O patria, o morte!
Forse Castro doveva morire giovane come si confà ad ogni eroe. Arrivati a questo punto il giudizio è invece lapidario e netto; e crediamo di non sbagliarci di molto se, sin da adesso, lo includiamo nella categoria dei più spietati dittatori.
A Cuba, in linea di massima, si sono risparmiati i Gulag e i Lager che invece hanno segnato la nostra geografia politica. Ma il suo più importante obiettivo strategico, quello di una autonomia dagli Stati Uniti, elemento in sé condivisibile, lo ha adempiuto affamando il popolo in maniera indegna e senza alcuna pietà umana.
Se questa idea di auto isolarsi dal mondo per combattere una battaglia anti-imperialista fosse stata assunta liberamente, magari con elezioni democratiche, avremmo oggi considerato quella comunità nazionale come quella più fieramente patriottica della storia recente. Tuttavia, le scelte le faceva uno solo perché fu Castro ad obbligare i suoi connazionali a chiudersi in un angusto recinto, a campare male e soprattutto sulle spalle dei cugini sovietici. Tentò in più frangenti un minimo di autodeterminazione ma il percorso era segnato.
Questa storia è però risaputa. Così come è arcinota la storia di tante donne cubane anelanti vezzi e inutili chincaglierie nostrane e che dunque si resero schiave al servizio di puttanieri occidentali in servizio permanente effettivo i quali mentivano alla loro coscienza autoproclamandosi ‘conquistadores’ del secolo novecento. Il turismo sessuale era infatti conosciuto dalle autorità ma celato pubblicamente. E non capitava nulla di diverso di quanto già non accadesse nell’Est europeo prima della caduta del Muro ma l’evidenza doveva essere negata.

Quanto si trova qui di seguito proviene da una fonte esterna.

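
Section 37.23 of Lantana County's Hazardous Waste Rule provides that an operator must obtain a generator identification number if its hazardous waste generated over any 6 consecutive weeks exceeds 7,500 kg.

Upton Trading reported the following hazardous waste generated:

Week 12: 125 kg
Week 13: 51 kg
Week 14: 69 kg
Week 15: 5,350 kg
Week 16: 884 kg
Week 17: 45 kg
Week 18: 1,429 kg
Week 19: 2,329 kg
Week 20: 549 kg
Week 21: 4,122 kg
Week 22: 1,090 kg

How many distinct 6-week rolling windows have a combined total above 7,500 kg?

Week 12–Week 17: 125 kg + 51 kg + 69 kg + 5,350 kg + 884 kg + 45 kg = 6,524 kg (under)
Week 13–Week 18: 51 kg + 69 kg + 5,350 kg + 884 kg + 45 kg + 1,429 kg = 7,828 kg (over)
Week 14–Week 19: 69 kg + 5,350 kg + 884 kg + 45 kg + 1,429 kg + 2,329 kg = 10,106 kg (over)
Week 15–Week 20: 5,350 kg + 884 kg + 45 kg + 1,429 kg + 2,329 kg + 549 kg = 10,586 kg (over)
Week 16–Week 21: 884 kg + 45 kg + 1,429 kg + 2,329 kg + 549 kg + 4,122 kg = 9,358 kg (over)
Week 17–Week 22: 45 kg + 1,429 kg + 2,329 kg + 549 kg + 4,122 kg + 1,090 kg = 9,564 kg (over)
5 windows exceed the threshold.

5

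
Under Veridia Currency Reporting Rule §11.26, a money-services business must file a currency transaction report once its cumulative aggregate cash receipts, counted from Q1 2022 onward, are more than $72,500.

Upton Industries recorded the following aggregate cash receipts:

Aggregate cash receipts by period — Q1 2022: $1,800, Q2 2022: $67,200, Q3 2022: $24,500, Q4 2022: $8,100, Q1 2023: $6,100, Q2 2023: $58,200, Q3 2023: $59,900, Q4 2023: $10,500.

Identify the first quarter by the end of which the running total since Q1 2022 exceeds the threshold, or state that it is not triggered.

Q3 2022

Through Q1 2022: $1,800
Through Q2 2022: $69,000
Through Q3 2022: $93,500 ← exceeds threshold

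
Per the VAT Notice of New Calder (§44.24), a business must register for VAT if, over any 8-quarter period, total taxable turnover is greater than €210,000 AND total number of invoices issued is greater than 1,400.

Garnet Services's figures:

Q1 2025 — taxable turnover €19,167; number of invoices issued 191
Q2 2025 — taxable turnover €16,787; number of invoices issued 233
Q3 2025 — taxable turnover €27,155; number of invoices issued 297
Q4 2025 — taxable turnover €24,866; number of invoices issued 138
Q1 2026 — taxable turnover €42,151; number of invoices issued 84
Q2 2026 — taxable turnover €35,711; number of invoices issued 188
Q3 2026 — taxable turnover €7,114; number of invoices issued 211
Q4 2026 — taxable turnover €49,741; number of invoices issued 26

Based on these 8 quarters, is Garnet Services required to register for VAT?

Total taxable turnover: €19,167 + €16,787 + €27,155 + €24,866 + €42,151 + €35,711 + €7,114 + €49,741 = €222,692 (> €210,000).
Total number of invoices issued: 191 + 233 + 297 + 138 + 84 + 188 + 211 + 26 = 1,368 (≤ 1,400).
The test is 'and': the rule requires both, and at least one is not exceeded.

No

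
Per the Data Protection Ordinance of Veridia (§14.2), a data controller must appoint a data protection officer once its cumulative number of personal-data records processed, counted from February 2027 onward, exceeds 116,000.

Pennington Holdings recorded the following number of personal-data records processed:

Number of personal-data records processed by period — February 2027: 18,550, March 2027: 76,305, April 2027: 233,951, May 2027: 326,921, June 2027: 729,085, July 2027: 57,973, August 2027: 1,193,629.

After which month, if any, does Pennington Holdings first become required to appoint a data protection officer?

Through February 2027: 18,550
Through March 2027: 94,855
Through April 2027: 328,806 ← exceeds threshold

April 2027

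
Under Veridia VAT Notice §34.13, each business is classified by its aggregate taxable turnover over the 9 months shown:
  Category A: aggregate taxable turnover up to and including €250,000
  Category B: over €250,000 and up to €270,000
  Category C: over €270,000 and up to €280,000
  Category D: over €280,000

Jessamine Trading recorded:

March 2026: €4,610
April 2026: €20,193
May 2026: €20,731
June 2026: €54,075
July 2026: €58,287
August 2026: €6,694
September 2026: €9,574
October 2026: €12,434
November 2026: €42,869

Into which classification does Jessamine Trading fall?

Category A

Aggregate taxable turnover: €4,610 + €20,193 + €20,731 + €54,075 + €58,287 + €6,694 + €9,574 + €12,434 + €42,869 = €229,467.
€229,467 ≤ €250,000, so Category A applies.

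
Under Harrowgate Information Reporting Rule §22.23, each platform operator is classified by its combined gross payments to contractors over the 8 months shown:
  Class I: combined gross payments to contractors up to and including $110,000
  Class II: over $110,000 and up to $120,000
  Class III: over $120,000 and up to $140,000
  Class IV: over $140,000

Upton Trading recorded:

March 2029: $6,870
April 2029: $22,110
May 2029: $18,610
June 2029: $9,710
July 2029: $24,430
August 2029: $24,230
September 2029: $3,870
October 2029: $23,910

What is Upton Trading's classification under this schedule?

Combined gross payments to contractors: $6,870 + $22,110 + $18,610 + $9,710 + $24,430 + $24,230 + $3,870 + $23,910 = $133,740.
$120,000 < $133,740 ≤ $140,000, so Class III applies.

Class III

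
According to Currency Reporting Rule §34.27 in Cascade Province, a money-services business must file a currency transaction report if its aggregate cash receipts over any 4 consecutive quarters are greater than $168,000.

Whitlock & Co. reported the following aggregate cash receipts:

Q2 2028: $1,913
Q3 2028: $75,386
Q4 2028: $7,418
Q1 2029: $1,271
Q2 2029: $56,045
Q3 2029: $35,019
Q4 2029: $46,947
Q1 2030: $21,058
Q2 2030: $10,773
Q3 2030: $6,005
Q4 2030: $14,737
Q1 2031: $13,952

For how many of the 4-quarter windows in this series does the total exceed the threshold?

Q2 2028–Q1 2029: $1,913 + $75,386 + $7,418 + $1,271 = $85,988 (under)
Q3 2028–Q2 2029: $75,386 + $7,418 + $1,271 + $56,045 = $140,120 (under)
Q4 2028–Q3 2029: $7,418 + $1,271 + $56,045 + $35,019 = $99,753 (under)
Q1 2029–Q4 2029: $1,271 + $56,045 + $35,019 + $46,947 = $139,282 (under)
Q2 2029–Q1 2030: $56,045 + $35,019 + $46,947 + $21,058 = $159,069 (under)
Q3 2029–Q2 2030: $35,019 + $46,947 + $21,058 + $10,773 = $113,797 (under)
Q4 2029–Q3 2030: $46,947 + $21,058 + $10,773 + $6,005 = $84,783 (under)
Q1 2030–Q4 2030: $21,058 + $10,773 + $6,005 + $14,737 = $52,573 (under)
Q2 2030–Q1 2031: $10,773 + $6,005 + $14,737 + $13,952 = $45,467 (under)
0 windows exceed the threshold.

0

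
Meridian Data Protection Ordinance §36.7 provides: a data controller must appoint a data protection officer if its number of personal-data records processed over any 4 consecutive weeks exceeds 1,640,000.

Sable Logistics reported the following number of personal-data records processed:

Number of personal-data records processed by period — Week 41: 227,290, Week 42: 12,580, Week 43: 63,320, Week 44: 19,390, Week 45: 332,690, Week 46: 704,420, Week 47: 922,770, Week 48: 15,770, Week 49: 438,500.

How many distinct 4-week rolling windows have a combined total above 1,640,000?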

Dichiarare tale pratica significava ammettere la sconfitta di un intero progetto ideologico, perché quello non era il Paradiso descritto dai Gianni Minà di turno e le centinaia di migliaia di profughi scappati via, poi rifugiatisi nella vicina Miami, avevano terrore di vivere un solo attimo in più in una isola amata solo dai turisti.
Basterebbero questi pochi elementi per scaraventare Castro in uno dei più terribili gironi danteschi. Ma sappiamo tutti che una personalità debordante e un fenomeno di una tale ampiezza anche mediatica non può ridursi a pochi aggettivi e alle mie poche righe.
Certo, appare abbastanza ovvio che qualunque percorso analitico si voglia seguire, esso non potrà mai essere esente da una ed una sola conclusione: Castro ha rappresentato la versione latino americana del comunismo. Niente di più, niente di meno. Un po’ rum, qualche tirata di sigaro, bella musica, qualche discreto ospedale e, per il resto, fame, sporcizia e miseria.
E allora, perché era meglio morisse giovane? Perché c’è il primo Castro, quello nazionalista, non ancora sfibrato e avvinghiato ad elucubrazioni teoriche. C’è quella fase giovanile, neo-peronista, di chi volle sollevare le masse miscelando il patriottismo con venature di un socialismo epidermico e non ancora mummificato dalla ideologia. Ma quel Castro, per tutta una serie di motivi interni ed internazionali, durò poco. Un battito d’ali. Subito prevalse quello che poi tutti imparammo a conoscere. Quello che insieme ai suoi sgherri rinsaldava fallaci certezze nella ricerca ossessiva del comunismo perfetto, ma al contempo obbligava i connazionali all’inferno sulla terra. Doveva morire giovane. Ecco tutto!